Glossary

Status: early draft. Terms are defined as this wiki uses them; several are contested or provisional.

Evaluation engineering — The discipline of designing, building, and operating systems that produce large numbers of estimates and evaluations efficiently, consistently, and at known cost. The unit of analysis is the system, not the individual evaluation. See Evaluation Engineering.

Estimation — The calculation of specific numbers, usually under uncertainty, where the estimator only has to be correct (interpretation and audience effects don’t matter). Leans on math, models, and data. See Estimation vs. Evaluation.

Evaluation — A judgment, often numeric, on something messy — hard to verify and dependent on the evaluator being trusted. Audience effects matter; explanation is usually needed. See Estimation vs. Evaluation.

Evaluation system — Standing machinery that produces evaluations repeatedly, of a consistent type. Defined by system-level properties (throughput, cost-per-item, consistency, propagation) that no single evaluation has. See Evaluation as a System.

Accuracy × quantity × cost — The three-way trade-off that defines an evaluation system’s design space; you can usually buy more of any two by sacrificing the third. See Evaluation as a System.

Divide and conquer — The strategy of handling as much as possible as cheap, verifiable estimation and sequestering genuinely judgment-bound work into a separate evaluation layer. See Estimation vs. Evaluation.

The four components — Prediction, calculation, ontology, and evaluation: the reusable parts of an evaluation system. See The Four Components.

Prediction — The component focused on calibration, scorability, and aggregation; keeps the system honest. See The Four Components.

Calculation — The component that chains raw inputs into derived numbers via models, algorithms, and logic; the engine of the estimation layer.

Ontology — The component that structures the set of things a system estimates over: taxonomies, definitions, data engineering, knowledge graphs. Flagged as a likely silent bottleneck.

Symbolic (system) — Built from explicit, inspectable structure (functions, ontologies, rules), as opposed to opaque end-to-end models. Borrowed from symbolic AI; trade-off is understandability vs. runtime efficiency. Symbolic vs. nonsymbolic is a gradient, not a binary: a system can present a symbolic interface (named parameters, structured outputs) over a nonsymbolic implementation (e.g. a black-box model populating those parameters). See Lineage.

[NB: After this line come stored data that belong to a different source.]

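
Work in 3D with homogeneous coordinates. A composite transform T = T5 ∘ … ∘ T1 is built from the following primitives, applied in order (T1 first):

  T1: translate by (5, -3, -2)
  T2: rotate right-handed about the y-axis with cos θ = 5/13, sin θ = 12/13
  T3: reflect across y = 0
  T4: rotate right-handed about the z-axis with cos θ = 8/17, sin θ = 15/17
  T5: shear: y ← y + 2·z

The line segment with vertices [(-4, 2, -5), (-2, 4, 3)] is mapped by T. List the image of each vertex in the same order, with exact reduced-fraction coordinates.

image vertices: (-827/221, -2679/221, -47/13), (411/221, -753/221, -31/13)

T1 translate by (5, -3, -2): (-4, 2, -5) → (1, -1, -7); (-2, 4, 3) → (3, 1, 1)
T2 rotate right-handed about the y-axis with cos θ = 5/13, sin θ = 12/13: (1, -1, -7) → (-79/13, -1, -47/13); (3, 1, 1) → (27/13, 1, -31/13)
T3 reflect across y = 0: (-79/13, -1, -47/13) → (-79/13, 1, -47/13); (27/13, 1, -31/13) → (27/13, -1, -31/13)
T4 rotate right-handed about the z-axis with cos θ = 8/17, sin θ = 15/17: (-79/13, 1, -47/13) → (-827/221, -1081/221, -47/13); (27/13, -1, -31/13) → (411/221, 301/221, -31/13)
T5 shear: y ← y + 2·z: (-827/221, -1081/221, -47/13) → (-827/221, -2679/221, -47/13); (411/221, 301/221, -31/13) → (411/221, -753/221, -31/13)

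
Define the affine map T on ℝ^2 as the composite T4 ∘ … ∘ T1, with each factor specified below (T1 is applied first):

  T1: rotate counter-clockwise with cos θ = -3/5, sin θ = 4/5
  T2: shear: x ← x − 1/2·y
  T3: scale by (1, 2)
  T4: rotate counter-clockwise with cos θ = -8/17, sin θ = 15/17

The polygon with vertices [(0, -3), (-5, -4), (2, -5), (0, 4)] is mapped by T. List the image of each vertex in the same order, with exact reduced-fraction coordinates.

T1 rotate counter-clockwise with cos θ = -3/5, sin θ = 4/5: (0, -3) → (12/5, 9/5); (-5, -4) → (31/5, -8/5); (2, -5) → (14/5, 23/5); (0, 4) → (-16/5, -12/5)
T2 shear: x ← x − 1/2·y: (12/5, 9/5) → (3/2, 9/5); (31/5, -8/5) → (7, -8/5); (14/5, 23/5) → (1/2, 23/5); (-16/5, -12/5) → (-2, -12/5)
T3 scale by (1, 2): (3/2, 9/5) → (3/2, 18/5); (7, -8/5) → (7, -16/5); (1/2, 23/5) → (1/2, 46/5); (-2, -12/5) → (-2, -24/5)
T4 rotate counter-clockwise with cos θ = -8/17, sin θ = 15/17: (3/2, 18/5) → (-66/17, -63/170); (7, -16/5) → (-8/17, 653/85); (1/2, 46/5) → (-142/17, -661/170); (-2, -24/5) → (88/17, 42/85)

image vertices: (-66/17, -63/170), (-8/17, 653/85), (-142/17, -661/170), (88/17, 42/85)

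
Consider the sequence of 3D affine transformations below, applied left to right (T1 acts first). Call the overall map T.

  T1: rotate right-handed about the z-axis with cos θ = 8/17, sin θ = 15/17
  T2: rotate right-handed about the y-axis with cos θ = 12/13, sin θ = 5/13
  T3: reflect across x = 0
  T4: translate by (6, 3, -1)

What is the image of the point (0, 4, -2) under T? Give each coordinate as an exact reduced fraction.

T1 rotate right-handed about the z-axis with cos θ = 8/17, sin θ = 15/17: (0, 4, -2) → (-60/17, 32/17, -2)
T2 rotate right-handed about the y-axis with cos θ = 12/13, sin θ = 5/13: (-60/17, 32/17, -2) → (-890/221, 32/17, -108/221)
T3 reflect across x = 0: (-890/221, 32/17, -108/221) → (890/221, 32/17, -108/221)
T4 translate by (6, 3, -1): (890/221, 32/17, -108/221) → (2216/221, 83/17, -329/221)

T(p) = (2216/221, 83/17, -329/221)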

Advanced evaluation system — An evaluation system high on the capability ladder: great cost-effectiveness, wide generality, and real value creation — independent of whether its internals are symbolic. Analogous to “Level 4” autonomy for self-driving. See Evaluation as a System.

Evaluations are all you need — The thesis that evaluation (not estimation) is plausibly the bulk of the valuable output of these systems, and that highly optimized evaluation is the thing to chase. The accuracy bar is “better than people would otherwise do,” not absolute correctness. See Evaluation Engineering and Objections & FAQ.

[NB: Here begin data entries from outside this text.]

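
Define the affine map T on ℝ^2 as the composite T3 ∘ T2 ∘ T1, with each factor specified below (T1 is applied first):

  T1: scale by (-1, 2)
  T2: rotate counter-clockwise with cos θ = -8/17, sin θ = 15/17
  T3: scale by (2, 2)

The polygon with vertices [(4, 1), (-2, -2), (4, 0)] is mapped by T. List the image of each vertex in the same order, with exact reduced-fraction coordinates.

image vertices: (4/17, -152/17), (88/17, 124/17), (64/17, -120/17)

T1 scale by (-1, 2): (4, 1) → (-4, 2); (-2, -2) → (2, -4); (4, 0) → (-4, 0)
T2 rotate counter-clockwise with cos θ = -8/17, sin θ = 15/17: (-4, 2) → (2/17, -76/17); (2, -4) → (44/17, 62/17); (-4, 0) → (32/17, -60/17)
T3 scale by (2, 2): (2/17, -76/17) → (4/17, -152/17); (44/17, 62/17) → (88/17, 124/17); (32/17, -60/17) → (64/17, -120/17)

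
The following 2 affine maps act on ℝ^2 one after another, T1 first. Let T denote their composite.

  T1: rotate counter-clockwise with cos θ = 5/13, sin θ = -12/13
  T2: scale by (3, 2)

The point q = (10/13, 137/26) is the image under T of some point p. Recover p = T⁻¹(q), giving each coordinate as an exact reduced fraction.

p = (-7/3, 5/4)

T1 = [5/13 12/13 0; -12/13 5/13 0; 0 0 1]
T2·T1 = [15/13 36/13 0; -24/13 10/13 0; 0 0 1]
det M = 6; M⁻¹ = [5/39 -6/13 0; 4/13 5/26 0; 0 0 1]
M⁻¹ · (10/13, 137/26)ᵀ = (-7/3, 5/4)ᵀ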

Prediction–evaluation system — A technique in which many predictors forecast a large set, a small random subset is resolved by expensive evaluation, and the best predictors are rewarded — letting a tiny evaluation budget calibrate forecasts at scale. See Techniques.

Estimation function — A (typically cached) programming function returning estimates for large parameter sets; the unit of reuse for the estimation layer, and what makes propagation/consistency tractable. See Techniques.

Automated trust network — A web of evaluation agencies that evaluate each other and can apply declared, composable adjustments to each other’s outputs, as an alternative to a single centralized truth agency. See Techniques.

Partial evaluation — A method (e.g. a survey or statistical measure) used as an input or proxy feeding a fuller judgment rather than standing in for it. See Evaluation Methods.

Composite measure — An index, scale, or typology combining narrower measures into an approximation of a broader variable. See Evaluation Methods.

Candidness problem — The tendency for the incentive to be honest in an evaluation to collapse once the evaluation starts to matter to those being evaluated. See Epistemic Culture.

Epistemic culture — The cultural background (norms of candidness, tolerance for public judgment) that an evaluation system needs to survive deployment; plausibly the binding constraint. See Epistemic Culture.